- Developer: Freeverse Software
- Publisher: Freeverse Software
- Platforms: Classic Mac OS, Mac OS X, Windows
- Release: 2001
- Genre: Shooter game
- Mode: Single-player

= WingNuts: Temporal Navigator =

WingNuts: Temporal Navigator is a 2001 top-down multi-directional shooter for Macintosh made by Freeverse Software. It was inspired by arcade games Time Pilot and 1942.

In WingNuts, the player navigates an aircraft around a two-dimensional map, and travels through time to fight robot planes and defeat the game's antagonist, Baron Von Schtopwatch. To progress, the player must destroy hostile aircraft and ground vehicles, while avoiding hazards and picking up "goodies". At the end of each level, a final boss appears, whose defeat unlocks the next level.

Freeverse released a sequel, WingNuts 2: Raina's Revenge in mid-2006, and subsequently made the original game available on their website for free.

== Gameplay ==

WingNuts screenshot

The player controls a pilot in a series of airborne missions, hopping to different geographical locations and time periods in search of the villainous Baron von Schtopwatch. The player's objective is to destroy enemy fleets, bomb ground installations, and reach level-specific objectives. Floating power-ups grant extra guns, or boosts to the player's s fuel and shields. The game features a variety of vintage and modern aircraft for the player to use, with the ability to collect and upgrade them as the player progresses through the game. The player is supported by an airborne aircraft carrier where they can land to swap their plane with any other unlocked plane. Once a player has destroyed all enemy fleet and ground weaponry, a boss character appears, whose defeat unlocks the next level.
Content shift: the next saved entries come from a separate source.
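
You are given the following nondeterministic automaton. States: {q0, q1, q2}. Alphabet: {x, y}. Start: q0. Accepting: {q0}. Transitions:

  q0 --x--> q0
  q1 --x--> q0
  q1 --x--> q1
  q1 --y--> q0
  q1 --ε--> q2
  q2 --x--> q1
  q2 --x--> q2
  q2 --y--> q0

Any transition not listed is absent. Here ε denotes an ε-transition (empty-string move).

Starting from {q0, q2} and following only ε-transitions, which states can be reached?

{q0, q2}

Begin with {q0, q2}.
No ε-moves leave this set, so the closure equals the set itself.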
There are 30 levels in total.

== Development ==
WingNuts was originally released for Windows and classic Mac OS. On Mac OS X, the game's support for game controllers was non-functional until Freeverse released a patch in 2002, making WingNuts officially compatible with Mac OS X. WingNuts's game engine was coded by Freeverse employee Mark Andersson.

==Reception==

MacAddicts Ian Sammis said WingNuts was "the sort of game you can easily play through the night, regaining awareness only when the glare from the rising sun finally causes you to lose a life." Macworld's Peter Cohen said the game was "fun and extraordinarily well executed", and praised its graphics, sound effects and gameplay.

Review scores
| Publication | Score |
|---|---|
| Macworld | 5/5 |
| Inside Mac Games | 7.5/10 |
| MacGamer | 85% |

===Awards===
WingNuts won Macworlds 2002 Best Old-School Arcade Game award, and was the only game in Macworld's 2002 Hall of Fame to receive a five-mouse rating.